5. Can you expand on your use of the word “ontology” in your artist statement and its relation to your work as a whole?
That’s kind of a lofty word, isn’t it? Ontology is basically just the study/philosophy of origins and existence. It begs the questions “why is there something rather than nothing?” and “what does it mean to bring something into existence?” I think about these things a lot. Ontology is such a big part of being an artist. As one who creates, the artist is constantly bringing new objects, images, and ideas into existence. I like to think about this in terms of the overlapping of creature as creator and the creator as a god. Much of the content of my work is also concerned with origins, both physically and metaphysically. I’ve been thinking a lot lately about holes and the concept of the “omphalos” (greek for navel). Physically, there’s the belly button, this curious depression which marks our physical link to the past as well as our individual existence apart from it. Then there’s also this broader notion of the “navel of the world” or “axis mundi” which refers to various symbolic “centers” believed to join heaven and earth. Ultimately I’m interested in looking at the body as a microcosm for this wider scope of thinking – the body as a temple, so you could say.
6. Where do you collect your materials?
You’d be surprised what all you can find on Amazon. I get my animal innards from a company called “The Sausage Maker, Inc.” – the intestines are packaged and sold primarily as natural sausage casings. I spend a good amount of time in thrift stores digging around for wigs and I get hair extensions and eyelashes from various beauty supply stores. My mom saves up her fashion magazines and mails them to me every few months, so I’ve always got plenty collage material. And my husband (who is also an artist) currently works in retail so he’s my go-to guy for cardboard boxes whenever I need them.
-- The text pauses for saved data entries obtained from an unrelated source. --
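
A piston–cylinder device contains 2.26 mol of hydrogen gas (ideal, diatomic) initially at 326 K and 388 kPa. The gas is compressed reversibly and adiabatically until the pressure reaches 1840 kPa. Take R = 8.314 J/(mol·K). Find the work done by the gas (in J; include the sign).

V₁ = nRT₁/P₁ = 2.26×8.314×326/388 = 15.8 L.
Adiabatic: T₂/T₁ = (P₂/P₁)^((γ−1)/γ) ⇒ T₂ = 326×(4.74)^0.286 = 509 K; V₂ = 5.19 L.
ΔU = nCvΔT = 2.26×20.8×(509−326) = 8580 J.
Q = 0 for an adiabatic process, so W = −ΔU = -8580 J.

-8580 J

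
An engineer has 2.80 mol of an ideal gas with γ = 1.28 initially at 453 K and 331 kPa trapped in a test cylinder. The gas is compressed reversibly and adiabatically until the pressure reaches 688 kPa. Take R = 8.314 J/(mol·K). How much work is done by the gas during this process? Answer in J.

-6540 J

V₁ = nRT₁/P₁ = 2.80×8.314×453/331 = 31.9 L.
Adiabatic: T₂/T₁ = (P₂/P₁)^((γ−1)/γ) ⇒ T₂ = 453×(2.08)^0.219 = 532 K; V₂ = 18.0 L.
ΔU = nCvΔT = 2.80×29.7×(532−453) = 6540 J.
Q = 0 for an adiabatic process, so W = −ΔU = -6540 J.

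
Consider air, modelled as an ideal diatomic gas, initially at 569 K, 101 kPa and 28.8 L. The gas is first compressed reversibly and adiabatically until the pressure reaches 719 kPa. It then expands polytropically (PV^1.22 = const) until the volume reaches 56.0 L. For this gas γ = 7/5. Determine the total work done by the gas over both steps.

3000 J

n = P₁V₁/(RT₁) = 101×28.8/(8.314×569) = 0.615 mol.
Step 1 — Adiabatic: T₂/T₁ = (P₂/P₁)^((γ−1)/γ) ⇒ T₂ = 569×(7.12)^0.286 = 997 K; V₂ = 7.09 L.
ΔU = nCvΔT = 0.615×20.8×(997−569) = 5470 J.
Q = 0 for an adiabatic process, so W = −ΔU = -5470 J.
State after step 1: P = 719 kPa, V = 7.09 L, T = 997 K.
Step 2 — Polytropic n=1.22: T₂ = T₁(V₁/V₂)^(n−1) = 997×(0.127)^0.22 = 633 K; P₂ = P₁(V₁/V₂)^n = 57.8 kPa.
W = (P₁V₁−P₂V₂)/(n−1) = (719×7.09−57.8×56.0)/0.22 = 8460 J.
ΔU = nCvΔT = 0.615×20.8×(633−997) = -4660 J.
Q = ΔU + W = 3810 J.
Net over both steps: W = 3000 J, Q = 3810 J, ΔU = 814 J.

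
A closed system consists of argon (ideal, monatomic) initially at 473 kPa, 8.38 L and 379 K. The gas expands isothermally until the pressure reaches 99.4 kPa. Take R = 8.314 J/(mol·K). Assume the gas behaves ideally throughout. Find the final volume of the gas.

Isothermal: T stays 379 K; PV = const ⇒ V₂ = 39.9 L, P₂ = 99.4 kPa.

39.9 L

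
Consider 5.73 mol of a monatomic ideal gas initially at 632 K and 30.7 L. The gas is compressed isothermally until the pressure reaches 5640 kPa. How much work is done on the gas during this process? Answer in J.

52700 J

P₁ = nRT₁/V₁ = 5.73×8.314×632/30.7 = 981 kPa.
Isothermal: T stays 632 K; PV = const ⇒ V₂ = 5.34 L, P₂ = 5640 kPa.
W = nRT ln(V₂/V₁) = 5.73×8.314×632×ln(0.174) = -52700 J.
Work done on the gas = −W_by = 52700 J.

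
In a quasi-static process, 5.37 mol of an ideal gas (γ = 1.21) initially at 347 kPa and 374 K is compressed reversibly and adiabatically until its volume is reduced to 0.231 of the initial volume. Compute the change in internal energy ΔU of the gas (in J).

V₁ = nRT₁/P₁ = 5.37×8.314×374/347 = 48.1 L.
Adiabatic: TV^(γ−1) = const ⇒ T₂ = 374×(4.33)^0.210 = 509 K; PV^γ = const ⇒ P₂ = 2040 kPa.
For an ideal gas ΔU = nCvΔT with Cv = R/(γ−1) = 39.6 J/(mol·K).
ΔU = 5.37×39.6×(509−374) = 28700 J.

28700 J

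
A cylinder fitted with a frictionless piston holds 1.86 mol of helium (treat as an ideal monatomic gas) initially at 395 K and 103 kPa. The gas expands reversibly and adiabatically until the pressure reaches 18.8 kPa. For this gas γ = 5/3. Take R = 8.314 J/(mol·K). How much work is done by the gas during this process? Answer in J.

4520 J

V₁ = nRT₁/P₁ = 1.86×8.314×395/103 = 59.3 L.
Adiabatic: T₂/T₁ = (P₂/P₁)^((γ−1)/γ) ⇒ T₂ = 395×(0.183)^0.400 = 200 K; V₂ = 165 L.
ΔU = nCvΔT = 1.86×12.5×(200−395) = -4520 J.
Q = 0 for an adiabatic process, so W = −ΔU = 4520 J.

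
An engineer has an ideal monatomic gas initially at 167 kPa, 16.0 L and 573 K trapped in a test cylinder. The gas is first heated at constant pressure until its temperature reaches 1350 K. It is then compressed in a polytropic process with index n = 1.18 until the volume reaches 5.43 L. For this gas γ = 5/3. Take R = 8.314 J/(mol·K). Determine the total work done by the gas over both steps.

n = P₁V₁/(RT₁) = 167×16.0/(8.314×573) = 0.561 mol.
Step 1 — Isobaric: P stays 167 kPa; V/T = const ⇒ T₂ = 1350 K, V₂ = 37.7 L.
W = PΔV = 167×(37.7−16.0) kPa·L = 3620 J.
ΔU = nCvΔT = 0.561×12.5×(1350−573) = 5430 J.
Q = ΔU + W = nCpΔT = 9060 J.
State after step 1: P = 167 kPa, V = 37.7 L, T = 1350 K.
Step 2 — Polytropic n=1.18: T₂ = T₁(V₁/V₂)^(n−1) = 1350×(6.94)^0.18 = 1910 K; P₂ = P₁(V₁/V₂)^n = 1640 kPa.
W = (P₁V₁−P₂V₂)/(n−1) = (167×37.7−1640×5.43)/0.18 = -14600 J.
ΔU = nCvΔT = 0.561×12.5×(1910−1350) = 3940 J.
Q = ΔU + W = -10700 J.
Net over both steps: W = -11000 J, Q = -1600 J, ΔU = 9380 J.

-11000 J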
7. What do you do to stay inspired?
I read a lot. I’m kind of embarrassed to admit that right now I have 50 books on loan from the library. Lately I’ve been really into metaphysics and existential theology. I stumbled upon a book called The Meaning of the Creative Act by Nicholas Berdyaev in a used bookstore a year or so ago and it has radically affected how I think about my work (and my vocation) as an artist. I try to stay open to providential occurrences such as that. I also try to look for parallels – because they are everywhere. Kids really inspire me too - I can’t get enough of their candid curiosity (and their cuteness)!